Last summer, we did a piece on longtime New York Yankees outfielder Bob Meusel, and today on Friday Funday, we’re going to look at the career of his brother, Emil—better known as Irish Meusel. Three years older than his little brother playing in the Bronx, he played the bulk of his career for the crosstown New York Giants, setting up an interesting rivalry for two brothers born in the San Francisco Bay Area. Emil was born in Oakland (1893), and his brother was born in San Jose (1896). We love our locals.
The elder Meusel broke into the majors with the Washington National (now the Minnesota Twins) in 1914, but he only played in one game before he was traded to the minor-league Minnesota team in the American Association before the 1915 campaign. This was a bit ironic, since the Los Angeles team in the minor-league Pacific Coast League had traded him to Washington before the 1914 season. Either way, Meusel didn’t return to the majors until 1918 with the Philadelphia Phillies, who acquired him from L.A.
However, his return to MLB was permanent this time as he was the Phillies regular starting left fielder in 1918, hitting .279 with a .706 OPS in 124 games for the team. This generated 2.2 WAR for Philadelphia, so Meusel’s value was clear. Over the next 2.5 seasons, he posted a combined 6.7 WAR for the team, even though the Phils were terrible, finishing sixth in 1918 and dead last each year from 1919-1921. Fortunately for Meusel, he was traded midway through the 1921 season to the first-place Giants.
After hitting a collective .318 for Philadelphia from 1919-1921, he proceeded to contribute a .329 average in 62 games for New York down the stretch. At age 28 now, Meusel was clearly in his prime, and this showed during the 1921 Fall Classic, where he was the hitting star for the Giants in their eight-game victory over the Yankees—the team his younger brother Bob had joined in 1920. This really was the peak of the elder Meusel’s career, and it’s not a bad one at all. He was now a “world champion” after all.
His combined 3.5 WAR in 1921 for the Phillies and the Giants represents the best year of his career, where he totaled 21.9 WAR overall. And from 1922-1926, he was the regular left fielder for New York as well: he contributed 12.0 WAR in those five seasons to the Giants’ cause, which included another World Series win in 1922 and National League pennants in 1923 and 1924. Collectively in four World Series, he hit .276 across 92 ABs in 23 games (.767 OPS) while posting three home runs and 17 RBI.
However, by the end of the 1926 season, at age 33, Meusel was slowing down, as he posted just 0.9 WAR during that season, despite hitting .292 still. The Giants released him, and he signed with the Brooklyn Robins for the 1927 season. Alas, after hitting just .243 in 42 games, he was released, never to play in the major leagues again. Overall, he hit .310 for his MLB career, led the NL in RBI once (1923), and put up an .813 OPS along with a 119 OPS+ mark. Irish Meusel was a very good hitter, as data shows.

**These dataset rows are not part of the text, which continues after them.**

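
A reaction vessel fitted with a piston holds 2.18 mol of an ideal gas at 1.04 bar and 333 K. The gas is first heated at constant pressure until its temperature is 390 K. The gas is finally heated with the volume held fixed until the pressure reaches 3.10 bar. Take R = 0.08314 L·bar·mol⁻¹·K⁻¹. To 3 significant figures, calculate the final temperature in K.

From PV = nRT: V₁ = nRT₁/P₁ = 58.03 L.
Isobaric, so V/T is constant: P₂ = P₁; V₂ = V₁·(T₂/T₁) = 67.97 L.
Isochoric, so P/T is constant: V₃ = V₂; T₃ = T₂·(P₃/P₂) = 1162 K.

T₃ ≈ 1.16e+03 K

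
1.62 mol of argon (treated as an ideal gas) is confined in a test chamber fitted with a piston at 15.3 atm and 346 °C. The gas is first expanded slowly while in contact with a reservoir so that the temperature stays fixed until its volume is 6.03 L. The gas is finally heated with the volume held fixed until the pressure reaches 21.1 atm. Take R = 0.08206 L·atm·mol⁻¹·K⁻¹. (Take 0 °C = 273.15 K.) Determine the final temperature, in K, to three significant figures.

T₃ ≈ 957 K

Convert: T₁ = 619.1 K.
From PV = nRT: V₁ = nRT₁/P₁ = 5.380 L.
Isothermal, so P V is constant: T₂ = T₁; P₂ = P₁·(V₁/V₂) = 13.65 atm.
V constant ⇒ P ∝ T: V₃ = V₂; T₃ = T₂·(P₃/P₂) = 957.1 K.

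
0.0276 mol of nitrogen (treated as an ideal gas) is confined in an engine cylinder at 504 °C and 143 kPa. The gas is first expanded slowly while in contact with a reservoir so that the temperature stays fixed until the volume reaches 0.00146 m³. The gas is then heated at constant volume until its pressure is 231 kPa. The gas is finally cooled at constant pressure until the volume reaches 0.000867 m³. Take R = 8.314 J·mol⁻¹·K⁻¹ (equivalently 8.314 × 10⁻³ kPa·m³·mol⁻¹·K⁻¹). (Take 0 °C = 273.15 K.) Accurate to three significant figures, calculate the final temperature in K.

Convert: T₁ = 777.1 K.
From PV = nRT: V₁ = nRT₁/P₁ = 0.001247 m³.
T constant ⇒ Boyle's law P V = const: T₂ = T₁; P₂ = P₁·(V₁/V₂) = 122.1 kPa.
V constant ⇒ P ∝ T: V₃ = V₂; T₃ = T₂·(P₃/P₂) = 1470 K.
Isobaric, so V/T is constant: P₄ = P₃; T₄ = T₃·(V₄/V₃) = 872.8 K.

T₄ ≈ 873 K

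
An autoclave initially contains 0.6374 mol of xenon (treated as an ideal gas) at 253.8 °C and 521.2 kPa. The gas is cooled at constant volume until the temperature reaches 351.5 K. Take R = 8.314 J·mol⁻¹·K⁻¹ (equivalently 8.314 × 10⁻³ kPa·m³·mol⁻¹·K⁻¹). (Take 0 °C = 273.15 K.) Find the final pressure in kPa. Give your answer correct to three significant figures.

Convert: T₁ = 527.0 K.
From PV = nRT: V₁ = nRT₁/P₁ = 0.005358 m³.
Isochoric, so P/T is constant: V₂ = V₁; P₂ = P₁·(T₂/T₁) = 347.7 kPa.

P₂ ≈ 348 kPa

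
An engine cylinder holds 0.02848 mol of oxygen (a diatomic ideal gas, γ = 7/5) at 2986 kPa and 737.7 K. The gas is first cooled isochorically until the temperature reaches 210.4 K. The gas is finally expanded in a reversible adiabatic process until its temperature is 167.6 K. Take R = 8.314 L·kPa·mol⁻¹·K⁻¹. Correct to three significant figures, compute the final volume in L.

From PV = nRT: V₁ = nRT₁/P₁ = 0.05850 L.
V constant ⇒ P ∝ T: V₂ = V₁; P₂ = P₁·(T₂/T₁) = 851.6 kPa.
Reversible adiabatic, γ = 7/5: P₃ = P₂·(T₃/T₂)^(γ/(γ−1)) = 384.2 kPa; V₃ = V₂·(T₂/T₃)^(1/(γ−1)) = 0.1033 L.

V₃ ≈ 0.103 L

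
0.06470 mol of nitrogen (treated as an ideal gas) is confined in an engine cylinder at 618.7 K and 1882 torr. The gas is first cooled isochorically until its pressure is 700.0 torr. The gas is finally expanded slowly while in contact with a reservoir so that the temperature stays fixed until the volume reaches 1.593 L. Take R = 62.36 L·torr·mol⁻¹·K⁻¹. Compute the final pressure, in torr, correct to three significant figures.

From PV = nRT: V₁ = nRT₁/P₁ = 1.326 L.
V constant ⇒ P ∝ T: V₂ = V₁; T₂ = T₁·(P₂/P₁) = 230.1 K.
Isothermal, so P V is constant: T₃ = T₂; P₃ = P₂·(V₂/V₃) = 582.8 torr.

P₃ ≈ 583 torr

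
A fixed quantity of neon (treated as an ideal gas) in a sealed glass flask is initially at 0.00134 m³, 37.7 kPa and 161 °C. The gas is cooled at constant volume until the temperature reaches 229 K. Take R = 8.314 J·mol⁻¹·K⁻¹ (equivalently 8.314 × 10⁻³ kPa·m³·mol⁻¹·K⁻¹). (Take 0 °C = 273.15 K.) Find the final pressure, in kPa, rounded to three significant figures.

P₂ ≈ 19.9 kPa

Convert: T₁ = 434.1 K.
Isochoric, so P/T is constant: V₂ = V₁; P₂ = P₁·(T₂/T₁) = 19.89 kPa.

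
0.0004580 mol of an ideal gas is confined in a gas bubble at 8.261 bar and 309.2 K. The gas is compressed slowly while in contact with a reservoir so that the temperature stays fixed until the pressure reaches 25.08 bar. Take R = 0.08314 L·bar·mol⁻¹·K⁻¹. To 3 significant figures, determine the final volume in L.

V₂ ≈ 0.000469 L

From PV = nRT: V₁ = nRT₁/P₁ = 0.001425 L.
Isothermal, so P V is constant: T₂ = T₁; V₂ = V₁·(P₁/P₂) = 0.0004694 L.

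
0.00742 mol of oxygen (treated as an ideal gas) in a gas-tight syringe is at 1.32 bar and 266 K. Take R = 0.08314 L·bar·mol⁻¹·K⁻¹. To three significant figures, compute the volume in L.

V ≈ 0.124 L

PV = nRT ⇒ V = nRT/P = (0.00742 × 0.08314 × 266) / 1.32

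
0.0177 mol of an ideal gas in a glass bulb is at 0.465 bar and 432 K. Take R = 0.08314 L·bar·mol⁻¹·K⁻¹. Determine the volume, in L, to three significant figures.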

In 765 regular-season games with the Giants, he hit .313, and in 481 games with the Phillies, he hit .308, too. For his career (1,289 games), he struck out just 199 times, while walking 269 times—the very definition of a contact hitter. In an era of just-blossoming HR hitters, he posted double-digit homer efforts in five of his nine full seasons. He also drove in 100+ runners every season from 1922 to 1925, playing on some pretty good teams. He fit right in with them after escaping the lowly Philadelphia franchise, too.
He is not in the Hall of Fame, obviously, and he was a below-average fielder if dWAR data from the era is to be trusted. Together, the Meusel brothers won five World Series, making for some fun family conversations, we suspect. Like his brother, he eventually returned to Southern California; despite both being born in the S.F. area of Northern California, they both went to high school in Los Angeles and spent their post-career lives there. It’s not often brothers are such comparably good players, but they fit the bill.
Irish’s career is slightly “less than” that of his kid sibling, and the only year he earned NL MVP votes was in 1925, when he finished 22nd in the balloting based on 3.3 WAR, a .328 batting average, 21 HRs, and 111 RBI for a team that finished second in the NL pennant race. His six-season peak (1920-1925) produced 2.9 WAR per season, which isn’t great … but it’s solidly good for a guy who was never a star despite playing a key role on multiple pennant-winning squads. We should all be so lucky in our careers.
[Oh, and the nickname? Well, the brothers were French and German in their heritage, but Emil looked Irish with his complexion and red hair. We all know how that goes, right?]